The report Costly differences combines statistical analysis with a new YouGov survey of just under 8,000 working-age adults, over 2,000 of whom reported a long-term illness or disability, to compare how the UK’s disabled and non-disabled working-age populations have fared in terms of household income growth over the past decade, and are currently coping amid the cost of living crisis.

The report finds that people with a disability – who now account for almost a quarter (23 per cent) of the working-age population, up from 17 per cent in 2013 – are facing the cost of living crisis with lower-than-average incomes. The underlying disposable income gap between the disabled (£19,397)  and non-disabled population (£27,792) was 44 per cent in 2020-21: down from 54 per cent a decade ago, but still hugely significant.

This underlying income gap excludes income from the extra-cost disability benefits, on the grounds that these are designed purely to offset additional costs associated with being disabled.
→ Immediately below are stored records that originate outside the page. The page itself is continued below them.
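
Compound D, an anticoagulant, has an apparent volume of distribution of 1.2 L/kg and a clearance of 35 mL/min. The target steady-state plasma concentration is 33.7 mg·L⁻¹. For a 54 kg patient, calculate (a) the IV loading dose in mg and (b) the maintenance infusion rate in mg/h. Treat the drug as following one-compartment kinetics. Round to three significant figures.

(a) 2180 mg; (b) 70.8 mg/h

Total Vd = 1.2 × 54 = 64.80 L
Loading: fill Vd to C_target → 64.80 L × 33.7 mg/L = 2184 mg
Convert clearance: 35 mL/min × 60 min/h ÷ 1000 mL/L = 2.100 L/h
Infusion rate = 2.100 L/h × 33.7 mg/L = 70.77 mg/h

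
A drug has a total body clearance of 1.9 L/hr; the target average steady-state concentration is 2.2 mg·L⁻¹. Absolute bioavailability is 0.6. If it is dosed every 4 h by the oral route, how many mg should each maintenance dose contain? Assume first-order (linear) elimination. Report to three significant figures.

D = CL × Css × τ / F = 1.900 × 2.2 × 4 / 0.6 = 27.87 mg

27.9 mg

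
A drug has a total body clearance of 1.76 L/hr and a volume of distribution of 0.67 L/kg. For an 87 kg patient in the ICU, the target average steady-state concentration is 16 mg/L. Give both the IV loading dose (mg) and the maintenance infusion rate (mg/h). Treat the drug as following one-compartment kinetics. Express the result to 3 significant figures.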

But if these benefits are included, the disposable income gap between the disabled and non-disabled population was 30 per cent in 2020-21 (down from 40 per cent in 2012-13).

The report also notes that people with a disability are far more likely to be poor than the rest of the population. One-in-three (33 per cent) adults in the lowest household income decile have a disability, compared to fewer than one-in-ten (9 per cent) of adults in the highest household income decile.

The huge income gap is partly explained by the low employment rate for disabled workers: a little over half (54 per cent) of the working-age disabled population is in work, compared to fourth fifths (82 per cent) of the non-disabled population. However, even after accounting for employment status, over half of the original income gap remains – showing that in-work disabled people face an increased risk of being on lower incomes too.

The income gap also means that the disabled population are at a heightened risk of experiencing material deprivation, meaning that they are unable to afford everyday essentials.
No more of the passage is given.